妊娠貧血!妊娠すると貧血になるメカニズム

妊娠貧血は妊娠初期の妊婦に多くみられる症状です。

妊娠貧血はこれまで体内に蓄えられた鉄が底をついて貧血を起こします。

妊娠は母体の身体でなく胎児がすくすくと大きくなるように栄養と酸素を与え続けます。つまり母体と胎児の身体とも血液が必要になります。血液を増やすために母体自ら備わっている造血機能をフル回転させて血液を多く作ります。この時必要になるものが鉄分です。

鉄分は赤血球にとって重要な成分です。血液を多くつくるほど鉄分の需要が高まります。しかし妊娠初期は「つわり」といった症状で食事量が減ってしまいます。
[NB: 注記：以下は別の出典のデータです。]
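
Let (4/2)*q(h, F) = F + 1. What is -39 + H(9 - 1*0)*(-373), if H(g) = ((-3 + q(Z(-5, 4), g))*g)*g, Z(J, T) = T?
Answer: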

食事量が減ると栄養だけでなく鉄分が不足してしまうのです。このように妊娠貧血は鉄の需要が高まるのと反対に鉄が不足することで起きます。

妊娠中期以降は胎児の発育が大きくなり鉄の需要が増します。妊娠後期は妊婦の4人に1人が妊娠貧血であると言われています。妊娠中鉄が不足することで起きる妊娠貧血は血液中に含まれる赤血球の量が減り血液が薄くなるために起こりますが、貧血は母体と胎児の身体それぞれ悪影響です。

流産や早産の原因となり分娩時陣痛が弱くなったり、出産後の赤ちゃんが貧血になってしまうといったリスクがあります。妊娠中に行われる妊娠検診が確実に行われるようになってから貧血を速やかに発見することができ妊娠貧血の治療が行われるようになりました。そのため今まで多かったトラブルが少なくなっています。

貧血だと診断されたら鉄剤を服用します。妊娠貧血を起こさない為にも健康的なマタニティライフを過ごさなければいけません。鉄の吸収にはビタミンCや葉酸が大切です。また鉄分を多く含む食材にはレバーやあさり、ひじき、ゴマ、小松菜があげられます。これらを積極的に摂り鉄が不足しないようにすごしましょう。